- Location in St. Lucie County and the state of Florida
- Coordinates: 27°21′52″N 80°18′03″W﻿ / ﻿27.36444°N 80.30083°W
- Country: United States
- State: Florida
- County: St. Lucie

Area
- • Total: 5.98 sq mi (15.48 km^{2})
- • Land: 5.57 sq mi (14.43 km^{2})
- • Water: 0.41 sq mi (1.05 km^{2})
- Elevation: 16 ft (4.9 m)

Population (2020)
- • Total: 6,584
- • Density: 1,182.0/sq mi (456.39/km^{2})
- Time zone: UTC-5 (Eastern (EST))
- • Summer (DST): UTC-4 (EDT)
- FIPS code: 12-33585
- GNIS feature ID: 2402611

= Indian River Estates, Florida =

Indian River Estates is a census-designated place (CDP) in St. Lucie County, Florida, United States. As of the 2020 census, Indian River Estates had a population of 6,584. It is part of the Port St. Lucie Metropolitan Statistical Area.
==Geography==
According to the United States Census Bureau, the CDP has a total area of 5.8 sqmi, of which 5.5 sqmi is land and 0.2 sqmi (3.65%) is water.

==Demographics==

Historical population
| Census | Pop. | Note | %± |
| 1990 | 4,858 |  | — |
| 2000 | 5,793 |  | 19.2% |
| 2010 | 6,220 |  | 7.4% |
| 2020 | 6,584 |  | 5.9% |
source:

===2020 census===

As of the 2020 census, Indian River Estates had a population of 6,584. The median age was 53.9 years. 15.8% of residents were under the age of 18 and 32.5% of residents were 65 years of age or older. For every 100 females there were 92.7 males, and for every 100 females age 18 and over there were 90.4 males age 18 and over.

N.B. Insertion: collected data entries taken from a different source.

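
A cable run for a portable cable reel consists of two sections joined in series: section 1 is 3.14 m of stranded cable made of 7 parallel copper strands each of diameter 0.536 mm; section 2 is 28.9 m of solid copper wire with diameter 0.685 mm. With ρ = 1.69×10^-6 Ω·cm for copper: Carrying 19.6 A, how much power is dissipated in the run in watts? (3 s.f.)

ρ = 1.69×10^-6 Ω·cm = 1.69×10^-8 Ω·m
Section 1: A_strand = π(2.6800e-04)² = 2.256e-07 m²; R₁ = ρL/(N·A_s) = (1.69×10^-8)(3.14)/(7×2.256e-07) = 0.0336 Ω
Section 2: A = π(d/2)² = π(3.4250e-04 m)² = 3.685e-07 m²
R₂ = (1.69×10^-8)(28.9)/(3.685e-07) = 1.325 Ω
R = R₁ + R₂ = 1.359 Ω
P = I²R = (19.6)² × 1.359 = 522 W

522 W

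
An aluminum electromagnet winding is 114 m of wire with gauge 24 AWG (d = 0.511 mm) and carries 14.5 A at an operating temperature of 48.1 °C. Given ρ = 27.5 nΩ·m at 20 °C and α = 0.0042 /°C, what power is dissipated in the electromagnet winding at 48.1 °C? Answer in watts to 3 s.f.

ρ = 27.5 nΩ·m = 2.75×10^-8 Ω·m
A = π(0.511/2 mm)² = π(2.5550e-04 m)² = 2.051e-07 m²
R₍20₎ = ρL/A = (2.75×10^-8)(114)/(2.051e-07) = 15.29 Ω
R₍48.1₎ = R₍20₎(1 + αΔT) = 15.29 × (1 + 0.0042×28.1) = 17.09 Ω
P = I²R = (14.5)² × 17.09 = 3590 W

3590 W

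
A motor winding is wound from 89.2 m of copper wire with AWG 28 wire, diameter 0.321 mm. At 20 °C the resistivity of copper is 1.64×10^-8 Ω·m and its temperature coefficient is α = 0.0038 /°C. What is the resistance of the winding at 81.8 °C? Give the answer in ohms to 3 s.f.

22.3 Ω

A = π(0.321/2 mm)² = π(1.6050e-04 m)² = 8.093e-08 m²
R₍20°C₎ = ρL/A = (1.64×10^-8)(89.2)/(8.093e-08) = 18.08 Ω
R = R₀(1 + αΔT) = 18.08(1 + 0.0038×61.8) = 22.3 Ω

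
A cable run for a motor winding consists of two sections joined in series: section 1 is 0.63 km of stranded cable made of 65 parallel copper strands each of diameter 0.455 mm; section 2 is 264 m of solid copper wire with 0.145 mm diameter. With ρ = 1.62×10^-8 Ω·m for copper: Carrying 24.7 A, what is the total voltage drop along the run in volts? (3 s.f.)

Section 1: A_strand = π(2.2750e-04)² = 1.626e-07 m²; R₁ = ρL/(N·A_s) = (1.62×10^-8)(630)/(65×1.626e-07) = 0.9657 Ω
Section 2: A = π(d/2)² = π(7.2500e-05 m)² = 1.651e-08 m²
R₂ = (1.62×10^-8)(264)/(1.651e-08) = 259 Ω
R = R₁ + R₂ = 260 Ω
V = IR = 24.7 × 260 = 6420 V

6420 V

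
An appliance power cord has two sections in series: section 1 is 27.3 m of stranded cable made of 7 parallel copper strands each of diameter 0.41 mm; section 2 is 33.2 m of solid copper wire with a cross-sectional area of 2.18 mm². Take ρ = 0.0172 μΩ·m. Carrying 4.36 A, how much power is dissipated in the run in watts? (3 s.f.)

14.6 W

ρ = 0.0172 μΩ·m = 1.72×10^-8 Ω·m
Section 1: A_strand = π(2.0500e-04)² = 1.320e-07 m²; R₁ = ρL/(N·A_s) = (1.72×10^-8)(27.3)/(7×1.320e-07) = 0.5081 Ω
Section 2: A = 2.18 mm² = 2.180e-06 m²
R₂ = (1.72×10^-8)(33.2)/(2.180e-06) = 0.2619 Ω
R = R₁ + R₂ = 0.77 Ω
P = I²R = (4.36)² × 0.77 = 14.6 W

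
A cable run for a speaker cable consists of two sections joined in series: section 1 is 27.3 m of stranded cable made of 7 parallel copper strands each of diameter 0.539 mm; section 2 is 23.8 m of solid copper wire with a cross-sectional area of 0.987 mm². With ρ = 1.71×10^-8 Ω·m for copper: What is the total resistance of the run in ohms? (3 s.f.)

Section 1: A_strand = π(2.6950e-04)² = 2.282e-07 m²; R₁ = ρL/(N·A_s) = (1.71×10^-8)(27.3)/(7×2.282e-07) = 0.2923 Ω
Section 2: A = 0.987 mm² = 9.870e-07 m²
R₂ = (1.71×10^-8)(23.8)/(9.870e-07) = 0.4123 Ω
R = R₁ + R₂ = 0.705 Ω

0.705 Ω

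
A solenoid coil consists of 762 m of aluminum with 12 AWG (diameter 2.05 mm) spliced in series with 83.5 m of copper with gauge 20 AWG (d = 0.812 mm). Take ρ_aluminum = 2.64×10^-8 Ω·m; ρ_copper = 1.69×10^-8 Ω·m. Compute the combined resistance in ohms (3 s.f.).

Segment 1: A = π(2.05/2 mm)² = π(1.0250e-03 m)² = 3.301e-06 m²
R₁ = ρL/A = (2.64×10^-8)(762)/(3.301e-06) = 6.095 Ω
Segment 2: A = π(0.812/2 mm)² = π(4.0600e-04 m)² = 5.178e-07 m²
R₂ = (1.69×10^-8)(83.5)/(5.178e-07) = 2.725 Ω
R = R₁ + R₂ = 8.82 Ω

8.82 Ω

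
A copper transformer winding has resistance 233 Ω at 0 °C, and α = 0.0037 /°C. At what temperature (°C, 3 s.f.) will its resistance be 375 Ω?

165 °C

R = R₀(1 + α(T − T₀)) ⇒ T = T₀ + (R/R₀ − 1)/α
T = 0 + (375/233 − 1)/0.0037 = 0 + (0.6094)/0.0037 = 165 °C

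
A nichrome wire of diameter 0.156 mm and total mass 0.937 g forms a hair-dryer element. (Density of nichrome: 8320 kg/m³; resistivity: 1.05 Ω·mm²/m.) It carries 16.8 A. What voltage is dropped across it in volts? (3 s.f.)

5440 V

ρ = 1.05 Ω·mm²/m = 1.05×10^-6 Ω·m
A = π(d/2)² = π(7.8000e-05 m)² = 1.9113e-08 m²
L = m/(density·A) = 9.370×10^-4/(8320×1.9113e-08) = 5.892 m
R = ρL/A = (1.05×10^-6)(5.892)/(1.9113e-08) = 323.7 Ω
V = IR = 16.8 × 323.7 = 5440 V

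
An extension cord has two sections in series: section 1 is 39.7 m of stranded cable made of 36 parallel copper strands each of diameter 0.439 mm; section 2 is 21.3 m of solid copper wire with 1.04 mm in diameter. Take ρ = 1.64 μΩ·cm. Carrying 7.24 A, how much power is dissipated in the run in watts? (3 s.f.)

ρ = 1.64 μΩ·cm = 1.64×10^-8 Ω·m
Section 1: A_strand = π(2.1950e-04)² = 1.514e-07 m²; R₁ = ρL/(N·A_s) = (1.64×10^-8)(39.7)/(36×1.514e-07) = 0.1195 Ω
Section 2: A = π(d/2)² = π(5.2000e-04 m)² = 8.495e-07 m²
R₂ = (1.64×10^-8)(21.3)/(8.495e-07) = 0.4112 Ω
R = R₁ + R₂ = 0.5307 Ω
P = I²R = (7.24)² × 0.5307 = 27.8 W

27.8 W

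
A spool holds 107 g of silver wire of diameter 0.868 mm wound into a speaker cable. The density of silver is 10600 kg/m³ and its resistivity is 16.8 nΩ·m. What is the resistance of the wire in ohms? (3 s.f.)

ρ = 16.8 nΩ·m = 1.68×10^-8 Ω·m
A = π(d/2)² = π(4.3400e-04 m)² = 5.9174e-07 m²
L = m/(density·A) = 0.107/(10600×5.9174e-07) = 17.06 m
R = ρL/A = (1.68×10^-8)(17.06)/(5.9174e-07) = 0.484 Ω

0.484 Ω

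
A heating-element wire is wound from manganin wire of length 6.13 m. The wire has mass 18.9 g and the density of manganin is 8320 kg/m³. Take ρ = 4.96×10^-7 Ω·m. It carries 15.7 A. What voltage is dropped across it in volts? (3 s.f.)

129 V

A = m/(density·L) = 0.0189/(8320×6.13) = 3.7058e-07 m²
R = ρL/A = (4.96×10^-7)(6.13)/(3.7058e-07) = 8.205 Ω
V = IR = 15.7 × 8.205 = 129 V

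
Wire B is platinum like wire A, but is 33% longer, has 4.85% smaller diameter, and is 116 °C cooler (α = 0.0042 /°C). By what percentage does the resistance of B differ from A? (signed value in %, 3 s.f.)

-24.7%

R ∝ ρL/d² with ρ ∝ (1+αΔT), so R_B/R_A = (1 + 33/100) × (1 − 4.85/100)⁻² × (1 − 0.0042×116)
= 1.33 × 1.105 × 0.5128 = 0.7533
(R_B − R_A)/R_A = 0.7533 − 1 = -24.7%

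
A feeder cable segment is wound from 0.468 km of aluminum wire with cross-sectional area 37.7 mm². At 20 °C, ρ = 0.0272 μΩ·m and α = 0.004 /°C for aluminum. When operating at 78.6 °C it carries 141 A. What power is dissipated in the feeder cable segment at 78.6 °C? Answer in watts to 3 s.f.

ρ = 0.0272 μΩ·m = 2.72×10^-8 Ω·m
A = 37.7 mm² = 3.770e-05 m²
R₍20₎ = ρL/A = (2.72×10^-8)(468)/(3.770e-05) = 0.3377 Ω
R₍78.6₎ = R₍20₎(1 + αΔT) = 0.3377 × (1 + 0.004×58.6) = 0.4168 Ω
P = I²R = (141)² × 0.4168 = 8290 W

8290 W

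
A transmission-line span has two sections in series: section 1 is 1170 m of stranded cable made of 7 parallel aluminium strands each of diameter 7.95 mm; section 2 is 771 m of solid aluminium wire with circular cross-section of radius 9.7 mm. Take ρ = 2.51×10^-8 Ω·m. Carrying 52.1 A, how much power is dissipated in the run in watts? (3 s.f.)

Section 1: A_strand = π(3.9750e-03)² = 4.964e-05 m²; R₁ = ρL/(N·A_s) = (2.51×10^-8)(1170)/(7×4.964e-05) = 0.08452 Ω
Section 2: A = πr² = π(9.7000e-03 m)² = 2.956e-04 m²
R₂ = (2.51×10^-8)(771)/(2.956e-04) = 0.06547 Ω
R = R₁ + R₂ = 0.15 Ω
P = I²R = (52.1)² × 0.15 = 407 W

407 W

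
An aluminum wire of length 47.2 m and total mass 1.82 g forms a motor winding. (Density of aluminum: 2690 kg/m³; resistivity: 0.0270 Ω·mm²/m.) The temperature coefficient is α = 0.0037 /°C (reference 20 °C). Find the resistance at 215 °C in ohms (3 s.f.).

ρ = 0.0270 Ω·mm²/m = 2.70×10^-8 Ω·m
A = m/(density·L) = 0.00182/(2690×47.2) = 1.4334e-08 m²
R = ρL/A = (2.70×10^-8)(47.2)/(1.4334e-08) = 88.91 Ω
R(215 °C) = 88.91 × (1 + 0.0037×195) = 153 Ω

153 Ω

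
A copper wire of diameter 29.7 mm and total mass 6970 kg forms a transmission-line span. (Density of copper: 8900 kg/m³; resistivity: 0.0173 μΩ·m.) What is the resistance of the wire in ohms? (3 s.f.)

ρ = 0.0173 μΩ·m = 1.73×10^-8 Ω·m
A = π(d/2)² = π(1.4850e-02 m)² = 6.9279e-04 m²
L = m/(density·A) = 6970/(8900×6.9279e-04) = 1130 m
R = ρL/A = (1.73×10^-8)(1130)/(6.9279e-04) = 0.0282 Ω

0.0282 Ω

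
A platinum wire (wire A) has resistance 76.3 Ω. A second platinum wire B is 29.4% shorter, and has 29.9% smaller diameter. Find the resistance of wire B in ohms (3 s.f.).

110 Ω

R ∝ L/d², so R_B/R_A = (1 − 29.4/100) × (1 − 29.9/100)⁻²
= 0.706 × 2.035 = 1.437
R_B = 1.437 × 76.3 = 110 Ω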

100.0% of residents lived in urban areas, while 0.0% lived in rural areas.

There were 2,832 households in Indian River Estates, of which 19.7% had children under the age of 18 living in them. Of all households, 49.7% were married-couple households, 15.8% were households with a male householder and no spouse or partner present, and 27.0% were households with a female householder and no spouse or partner present. About 27.6% of all households were made up of individuals and 18.3% had someone living alone who was 65 years of age or older.

There were 3,085 housing units, of which 8.2% were vacant. The homeowner vacancy rate was 2.0% and the rental vacancy rate was 2.4%.

Racial composition as of the 2020 census
| Race | Number | Percent |
|---|---|---|
| White | 5,564 | 84.5% |
| Black or African American | 212 | 3.2% |
| American Indian and Alaska Native | 25 | 0.4% |
| Asian | 45 | 0.7% |
| Native Hawaiian and Other Pacific Islander | 1 | 0.0% |
| Some other race | 165 | 2.5% |
| Two or more races | 572 | 8.7% |
| Hispanic or Latino (of any race) | 616 | 9.4% |

===2010 census===

As of the 2010 census, there were 6,220 people, 2,347 households, and 1,743 families residing in the CDP. The population density was 1,046.2 PD/sqmi. There were 2,494 housing units at an average density of 450.4 /sqmi. The racial makeup of the CDP was 95.29% White, 2.31% African American, 0.19% Native American, 0.47% Asian, 0.07% Pacific Islander, 0.74% from other races, and 0.93% from two or more races. Hispanic or Latino of any race were 3.54% of the population.

There were 2,347 households, out of which 26.0% had children under the age of 18 living with them, 61.8% were married couples living together, 8.2% had a female householder with no husband present, and 25.7% were non-families. 20.1% of all households were made up of individuals, and 11.7% had someone living alone who was 65 years of age or older. The average household size was 2.45 and the average family size was 2.78.

In the CDP, the population was spread out, with 21.1% under the age of 18, 5.2% from 18 to 24, 24.4% from 25 to 44, 25.6% from 45 to 64, and 23.8% who were 65 years of age or older. The median age was 44 years. For every 100 females, there were 95.8 males. For every 100 females age 18 and over, there were 92.8 males.

The median income for a household in the CDP was $37,053, and the median income for a family was $40,790. Males had a median income of $28,857 versus $22,169 for females. The per capita income for the CDP was $16,824. About 6.4% of families and 7.7% of the population were below the poverty line, including 12.2% of those under age 18 and 2.6% of those age 65 or over.